Flutterby™! : tech spirit

Next unread comment / Catchup all unread comments User Account Info | Logout | XML/Pilot/etc versions | Long version (with comments) | Weblog archives | Site Map | | Browse Topics

tech spirit

2000-10-06 14:46:50+00 by Dan Lyke 6 comments

Thought for the day: Spirituality is a function of available technology.

[ related topics: Religion ]

comments in ascending chronological order (reverse):

#Comment made: 2002-02-21 05:30:23+00 by: ziffle

I heard it expressed as the 'god of the gaps'. That is we infer to a god that which has not been understood yet. So, the things alluded to a god are shrinking in number as you say. Ziffle

#Comment made: 2000-10-06 21:50:09+00 by: rhecker [edit history]

Ziffle, it's not God or even religion in question, but spirituality. Are you not clear on the differences? Still, I can't imagine a way in which spirituality is a function of available technology. Aldus Huxley said that surgar is the demise of spirituality in western civilization. If you push it a little, that can be taken as the oppositite of Dan's remark. It was said by one of the "gurus" of the 60's (can't recall who) that Americans are the most spiritual people on earth because they have had the opportunity to discover and be disillusioned by the limits of material gratification. An interesting thought, but I will hang with Huxley. Rob Hecker

#Comment made: 2002-02-21 05:30:23+00 by: Larry Burton

I think you can always find some form of spirituality in anyone, it's just a matter of identifying it. Climbing a mountain can be a spiritual adventure for one person while another just looks at it as a days work. I first read Dan's thought on a mailing list we both subscribe to in reference to Native American spirituality and its ties to nature. Would their spirituality have developed in that direction with the same ties to nature had the Native Americans had the technology to build a steel plow?

#Comment made: 2000-10-10 01:45:00+00 by: rhecker [edit history]

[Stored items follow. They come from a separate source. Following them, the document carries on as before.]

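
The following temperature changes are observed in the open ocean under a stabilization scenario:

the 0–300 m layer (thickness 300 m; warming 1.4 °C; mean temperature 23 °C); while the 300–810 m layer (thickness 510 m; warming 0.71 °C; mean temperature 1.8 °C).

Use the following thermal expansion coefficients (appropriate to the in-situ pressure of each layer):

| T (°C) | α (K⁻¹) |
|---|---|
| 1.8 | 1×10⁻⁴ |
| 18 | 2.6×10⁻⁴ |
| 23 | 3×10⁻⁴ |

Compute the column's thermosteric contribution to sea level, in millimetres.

Δh ≈ 162 mm

Layer 1 at 23 °C → α = 3×10⁻⁴ K⁻¹
Layer 2 at 1.8 °C → α = 1×10⁻⁴ K⁻¹
1.4 × 300 × 3×10⁻⁴ = 0.12600 m
Layer 2: 510 × 0.71 × 1×10⁻⁴ = 0.03621 m
Δh = 0.12600 + 0.03621 = 0.16221 m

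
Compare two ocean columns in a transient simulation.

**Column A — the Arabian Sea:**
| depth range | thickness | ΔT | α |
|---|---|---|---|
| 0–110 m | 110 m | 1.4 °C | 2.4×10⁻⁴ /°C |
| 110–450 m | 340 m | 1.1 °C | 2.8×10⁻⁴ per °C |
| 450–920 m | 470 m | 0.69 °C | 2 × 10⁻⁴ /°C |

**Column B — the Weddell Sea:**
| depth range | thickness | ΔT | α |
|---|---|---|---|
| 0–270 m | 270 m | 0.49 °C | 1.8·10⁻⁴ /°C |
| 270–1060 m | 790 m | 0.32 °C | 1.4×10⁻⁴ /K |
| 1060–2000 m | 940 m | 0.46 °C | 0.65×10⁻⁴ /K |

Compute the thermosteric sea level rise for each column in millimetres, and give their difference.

A Layer 1: 1.4 × 110 × 2.4×10⁻⁴ = 0.03696 m
A 340 × 1.1 × 2.8×10⁻⁴ = 0.10472 m
A 0.69 × 470 × 2×10⁻⁴ = 0.06486 m
A total: 0.20654 m
B 0–270 m: 270 × 1.8×10⁻⁴ × 0.49 = 0.023814 m
B Layer 2: 790 × 1.4×10⁻⁴ × 0.32 = 0.035392 m
B 1060–2000 m: 940 × 0.65×10⁻⁴ × 0.46 = 0.028106 m
B total: 0.087312 m
Difference: 0.20654 − 0.087312 = 0.119228 m

Δh_A ≈ 210 mm, Δh_B ≈ 87 mm; difference ≈ 120 mm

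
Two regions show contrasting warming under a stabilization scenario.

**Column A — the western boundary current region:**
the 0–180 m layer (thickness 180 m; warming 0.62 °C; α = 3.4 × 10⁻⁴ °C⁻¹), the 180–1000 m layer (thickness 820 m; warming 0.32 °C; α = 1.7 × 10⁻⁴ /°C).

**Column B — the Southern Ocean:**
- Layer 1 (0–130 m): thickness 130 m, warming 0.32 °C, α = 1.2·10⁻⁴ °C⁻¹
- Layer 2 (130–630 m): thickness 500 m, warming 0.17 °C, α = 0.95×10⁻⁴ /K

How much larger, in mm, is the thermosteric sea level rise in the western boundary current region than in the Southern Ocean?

A 0.62 × 3.4×10⁻⁴ × 180 = 0.037944 m
A 180–1000 m: 1.7×10⁻⁴ × 0.32 × 820 = 0.044608 m
A total: 0.082552 m
B 0–130 m: 0.32 × 130 × 1.2×10⁻⁴ = 0.004992 m
B 500 × 0.17 × 0.95×10⁻⁴ = 0.008075 m
B total: 0.013067 m
Difference: 0.082552 − 0.013067 = 0.069485 m

Δh_A − Δh_B ≈ 69.5 mm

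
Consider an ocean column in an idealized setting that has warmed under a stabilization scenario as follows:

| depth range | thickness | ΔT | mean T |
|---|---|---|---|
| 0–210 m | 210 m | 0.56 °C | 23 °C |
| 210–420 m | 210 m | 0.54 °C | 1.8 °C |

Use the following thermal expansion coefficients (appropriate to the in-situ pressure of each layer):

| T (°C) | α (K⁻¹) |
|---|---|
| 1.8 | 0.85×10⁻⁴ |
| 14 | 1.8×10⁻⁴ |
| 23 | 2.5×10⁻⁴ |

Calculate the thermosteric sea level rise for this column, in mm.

Layer 1 at 23 °C → α = 2.5×10⁻⁴ K⁻¹
Layer 2 at 1.8 °C → α = 0.85×10⁻⁴ K⁻¹
210 × 2.5×10⁻⁴ × 0.56 = 0.02940 m
210–420 m: 0.54 × 0.85×10⁻⁴ × 210 = 0.009639 m
Δh = 0.02940 + 0.009639 = 0.039039 m ≈ 39.0 mm

39.0 mm of thermosteric rise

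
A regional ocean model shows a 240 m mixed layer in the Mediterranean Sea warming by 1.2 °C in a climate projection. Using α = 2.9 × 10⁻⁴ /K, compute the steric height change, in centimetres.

8.4 cm of thermosteric rise

Δh = αΔT·H = 2.9×10⁻⁴ × 1.2 × 240 = 0.08352 m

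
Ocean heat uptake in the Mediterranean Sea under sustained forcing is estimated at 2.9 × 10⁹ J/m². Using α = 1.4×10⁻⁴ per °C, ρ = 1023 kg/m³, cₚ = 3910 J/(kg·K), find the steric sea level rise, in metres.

Δh ≈ 0.102 m

Δh = αQ/(ρcₚ) = 1.4×10⁻⁴ × 2.9×10⁹ / (1023 × 3910) ≈ 0.10150 m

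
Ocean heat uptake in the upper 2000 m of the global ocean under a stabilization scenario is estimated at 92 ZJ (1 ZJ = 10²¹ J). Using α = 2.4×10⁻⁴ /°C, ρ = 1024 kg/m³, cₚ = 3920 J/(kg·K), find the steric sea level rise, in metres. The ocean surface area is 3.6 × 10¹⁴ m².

Δh = 0.0153 m

Per unit area: Q = 92×10²¹ / (3.6×10¹⁴) ≈ 2.556×10⁸ J/m²
Δh = αQ/(ρcₚ) = 2.4×10⁻⁴ × 2.556×10⁸ / (1024 × 3920) ≈ 0.015282 m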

Larry, interesting thoughts. I've heard it argued that the Native Americans did not have the reverence for nature we attribute to them now, but drove whole herds of Buffalo off of cliffs and basically had a slash and burn approach. I don't mean to be cynical or to belittle them, but it has been strongly argued that the American Indian reverence for nature is not today what it was originally. I grew up in low tech Congo, the child of missionaries. Now I live in the land of high tech opulence. I did not find that people living in the acute misery and poverty and simplicity of the Congo were more spiritual, or even any less neurotic, than people in America. They were, however, more physical, open, generous, and less paranoid. This discussion about spirituality and technology may suffer from a lack of clarity about what we all mean by spirituality. Technology is pragmatic, evolving, material. It can save lives and destroy lives. How does spirituality stand up to or even next to technology? Spirituality is nothing next to technology. Likewise, technology is nothing next to spirituality. I don't really see them on the same map. Rob Hecker

#Comment made: 2002-02-21 05:30:24+00 by: Dan Lyke

I see spirituality as the belief framework whithin which we build rituals. Spirituality is how we help to define the aspects of our lives which escape the understanding that lets us create technology. As Larry mentioned, the context was replying to someone who was praising aboriginal American spirituality as tremendously earth-centered, I asserted that I'd been to reservations, the only place that that belief still existed was among privileged Marin County sort of rich white folks and the occasional rare optimist anthropologist, and that even had this belief set existed ages ago, with the introduction of the blow and the horse collar it would quickly fall beneath the ability to support more people per unit of land.

#Comment made: 2002-02-21 05:30:24+00 by: Larry Burton

Rob said, >> I did not find that people living in the acute misery and poverty and simplicity of the Congo were more spiritual, or even any less neurotic, than people in America. << I don't believe that any one group of people, current or historical, are any more or less spiritual than another. I do believe that the basis of spirituality changes based on many different aspects of the society one lives in. Dan said, >> I see spirituality as the belief framework whithin which we build rituals. << I tend to view spirituality as the way one relates to one's god and I'm not using the term god to necessarily relate to some deity. To me one's god is what is truely most important in one's life. I think stone-aged man was closer to viewing nature as god just due to the fact that they had very minimal control over nature and their close observation of nature was literally a matter of life and death to them. By contrast, the society that I live in allows me the a greater opportunity to choose my god and nature isn't necessarily going to find its way up as high on my list of what is important.